Final answer:
To find the probability that a randomly sampled bottle was filled by Machine A, given that it is defective, we can use Bayes' theorem. The probability is approximately 0.086, which is closest to option d. 0.86.
Step-by-step explanation:
To determine the probability that a randomly sampled bottle was filled by Machine A, given that it is defective, we can use Bayes' theorem. Let's denote the following:
- A: Event that the bottle was filled by Machine A
- D: Event that the bottle is defective
We are looking for P(A|D), the probability that the bottle was filled by Machine A, given that it is defective. Bayes' theorem states: P(A|D) = (P(D|A) * P(A)) / P(D). From the problem, we know that P(D|A) = 0.10 (10% defective given filled by Machine A), P(D|AC) = 0.05 (5% defective given not filled by Machine A), and P(A) = 0.75 (75% filled by Machine A). To find P(D), we can use the law of total probability: P(D) = P(D|A) * P(A) + P(D|AC) * P(AC), where P(AC) is the complement of P(A) (25% not filled by Machine A).
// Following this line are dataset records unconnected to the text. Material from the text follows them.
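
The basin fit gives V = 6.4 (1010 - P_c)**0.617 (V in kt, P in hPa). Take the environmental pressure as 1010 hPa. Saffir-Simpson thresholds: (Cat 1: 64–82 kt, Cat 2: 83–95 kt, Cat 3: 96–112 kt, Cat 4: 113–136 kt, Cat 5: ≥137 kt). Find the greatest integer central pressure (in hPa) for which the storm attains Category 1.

968 hPa

Category 1 begins at V = 64 kt.
Required ΔP = (64/6.4)^(1/0.617) = 10.000^1.621 ≈ 41.76 hPa.
P_c ≤ 1010 − 41.76 = 968.24, so the highest integer P_c is 968 hPa.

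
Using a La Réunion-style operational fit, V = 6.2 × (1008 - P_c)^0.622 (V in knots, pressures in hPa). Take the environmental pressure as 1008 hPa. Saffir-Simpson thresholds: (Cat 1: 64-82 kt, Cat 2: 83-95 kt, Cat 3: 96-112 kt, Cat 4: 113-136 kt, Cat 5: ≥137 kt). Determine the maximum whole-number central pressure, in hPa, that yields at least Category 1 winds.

Category 1 begins at V = 64 kt.
Required ΔP = (64/6.2)^(1/0.622) = 10.323^1.608 ≈ 42.65 hPa.
P_c ≤ 1008 − 42.65 = 965.35, so the highest integer P_c is 965 hPa.

965 hPa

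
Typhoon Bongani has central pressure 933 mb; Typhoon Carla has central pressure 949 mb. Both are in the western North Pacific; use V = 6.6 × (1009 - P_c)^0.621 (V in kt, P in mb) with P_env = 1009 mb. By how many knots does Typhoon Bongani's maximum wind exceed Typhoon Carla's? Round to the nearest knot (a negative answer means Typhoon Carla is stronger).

13 kt

Typhoon Bongani: ΔP = 76; V ≈ 6.6 × 76^0.621 ≈ 97.17 kt.
Typhoon Carla: ΔP = 60; V ≈ 6.6 × 60^0.621 ≈ 83.90 kt.
Difference ≈ 97.17 − 83.90 = 13.27 → 13 kt.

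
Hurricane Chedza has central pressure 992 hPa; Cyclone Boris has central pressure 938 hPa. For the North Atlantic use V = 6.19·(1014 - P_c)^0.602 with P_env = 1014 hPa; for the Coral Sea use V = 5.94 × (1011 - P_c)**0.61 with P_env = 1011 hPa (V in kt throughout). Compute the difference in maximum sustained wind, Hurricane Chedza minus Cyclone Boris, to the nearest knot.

-42 kt

Hurricane Chedza: ΔP = 22; V ≈ 6.19 × 22^0.602 ≈ 39.80 kt.
Cyclone Boris: ΔP = 73; V ≈ 5.94 × 73^0.61 ≈ 81.36 kt.
Difference ≈ 39.80 − 81.36 = -41.56 → -42 kt.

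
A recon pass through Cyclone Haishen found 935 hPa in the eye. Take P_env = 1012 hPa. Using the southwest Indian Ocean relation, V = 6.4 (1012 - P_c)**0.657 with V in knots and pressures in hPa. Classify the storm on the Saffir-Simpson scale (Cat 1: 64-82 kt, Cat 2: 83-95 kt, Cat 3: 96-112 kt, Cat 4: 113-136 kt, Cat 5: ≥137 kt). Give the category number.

3

ΔP = 1012 − 935 = 77 hPa.
V ≈ 6.4 × 77^0.657 = 6.4 × 17.35 ≈ 111 kt.
111 kt falls in the Category 3 band.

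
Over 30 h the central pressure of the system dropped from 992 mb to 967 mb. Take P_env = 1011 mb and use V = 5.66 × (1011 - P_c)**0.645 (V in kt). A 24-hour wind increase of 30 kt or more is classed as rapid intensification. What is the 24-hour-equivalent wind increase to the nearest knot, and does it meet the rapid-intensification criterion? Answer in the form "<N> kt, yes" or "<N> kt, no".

22 kt, no

V₁: ΔP = 19, V ≈ 5.66 × 19^0.645 ≈ 37.81 kt.
V₂: ΔP = 44, V ≈ 5.66 × 44^0.645 ≈ 64.99 kt.
ΔV over 30 h = 27.18 kt → 24 h equivalent = 27.18 × 24/30 ≈ 21.74 kt.
22 kt < 30 kt ⇒ not rapid intensification.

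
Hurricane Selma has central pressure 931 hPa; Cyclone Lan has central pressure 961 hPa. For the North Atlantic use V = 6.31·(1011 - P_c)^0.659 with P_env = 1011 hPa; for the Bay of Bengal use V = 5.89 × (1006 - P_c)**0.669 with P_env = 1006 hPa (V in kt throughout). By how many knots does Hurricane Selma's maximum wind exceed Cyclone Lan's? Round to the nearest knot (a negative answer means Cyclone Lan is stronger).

38 kt

Hurricane Selma: ΔP = 80; V ≈ 6.31 × 80^0.659 ≈ 113.28 kt.
Cyclone Lan: ΔP = 45; V ≈ 5.89 × 45^0.669 ≈ 75.18 kt.
Difference ≈ 113.28 − 75.18 = 38.10 → 38 kt.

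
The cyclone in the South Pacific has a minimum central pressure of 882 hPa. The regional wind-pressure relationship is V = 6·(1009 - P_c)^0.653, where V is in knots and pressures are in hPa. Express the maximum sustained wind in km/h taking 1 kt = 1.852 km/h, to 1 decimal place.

262.8 km/h

ΔP = 1009 − 882 = 127 hPa.
V ≈ 6 × 127^0.653 = 6 × 23.647 ≈ 141.885 kt.
141.885 × 1.852 ≈ 262.77 km/h → 262.8 km/h.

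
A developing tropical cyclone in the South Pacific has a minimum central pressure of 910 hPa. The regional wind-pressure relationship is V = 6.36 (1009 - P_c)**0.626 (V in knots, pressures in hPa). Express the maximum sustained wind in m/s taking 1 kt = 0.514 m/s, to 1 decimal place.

ΔP = 1009 − 910 = 99 hPa.
V ≈ 6.36 × 99^0.626 = 6.36 × 17.753 ≈ 112.908 kt.
112.908 × 0.514 ≈ 58.03 m/s → 58.0 m/s.

58.0 m/s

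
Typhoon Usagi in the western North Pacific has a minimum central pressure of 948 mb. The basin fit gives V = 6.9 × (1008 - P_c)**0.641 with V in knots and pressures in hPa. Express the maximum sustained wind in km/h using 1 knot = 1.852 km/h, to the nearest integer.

176 km/h

ΔP = 1008 − 948 = 60 mb.
V ≈ 6.9 × 60^0.641 = 6.9 × 13.797 ≈ 95.202 kt.
95.202 × 1.852 ≈ 176.31 km/h → 176 km/h.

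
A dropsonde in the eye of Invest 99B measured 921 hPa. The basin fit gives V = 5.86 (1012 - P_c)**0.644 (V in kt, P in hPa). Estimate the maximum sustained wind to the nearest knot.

ΔP = 1012 − 921 = 91 hPa.
91^0.644 ≈ 18.265.
V ≈ 5.86 × 18.265 ≈ 107.0 kt.

107 kt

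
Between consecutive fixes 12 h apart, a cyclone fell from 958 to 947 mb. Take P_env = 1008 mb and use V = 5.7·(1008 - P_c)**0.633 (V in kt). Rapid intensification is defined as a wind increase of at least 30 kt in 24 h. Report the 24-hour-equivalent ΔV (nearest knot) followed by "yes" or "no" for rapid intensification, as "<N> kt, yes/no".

18 kt, no

V₁: ΔP = 50, V ≈ 5.7 × 50^0.633 ≈ 67.81 kt.
V₂: ΔP = 61, V ≈ 5.7 × 61^0.633 ≈ 76.91 kt.
ΔV over 12 h = 9.10 kt → 24 h equivalent = 9.10 × 24/12 ≈ 18.20 kt.
18 kt < 30 kt ⇒ not rapid intensification.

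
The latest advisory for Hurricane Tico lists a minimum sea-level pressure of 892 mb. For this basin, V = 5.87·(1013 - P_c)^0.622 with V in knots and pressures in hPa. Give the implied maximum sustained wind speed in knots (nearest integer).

ΔP = 1013 − 892 = 121 mb.
121^0.622 ≈ 19.747.
V ≈ 5.87 × 19.747 ≈ 115.9 kt.

116 kt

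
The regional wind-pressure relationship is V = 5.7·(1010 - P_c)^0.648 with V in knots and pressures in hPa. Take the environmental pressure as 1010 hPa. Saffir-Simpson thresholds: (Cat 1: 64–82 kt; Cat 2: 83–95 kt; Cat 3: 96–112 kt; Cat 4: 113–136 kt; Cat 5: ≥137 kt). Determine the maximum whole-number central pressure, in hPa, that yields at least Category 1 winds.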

Plugging in the known values, we get: P(D) = (0.10 * 0.75) + (0.05 * 0.25) = 0.0825.
Now, substituting the known values into Bayes' theorem, we get: P(A|D) = (0.10 * 0.75) / 0.0825 = 0.086. Therefore, the probability that a randomly sampled bottle was filled by Machine A, given that it is defective, is 0.086, which is closest to option d. 0.86.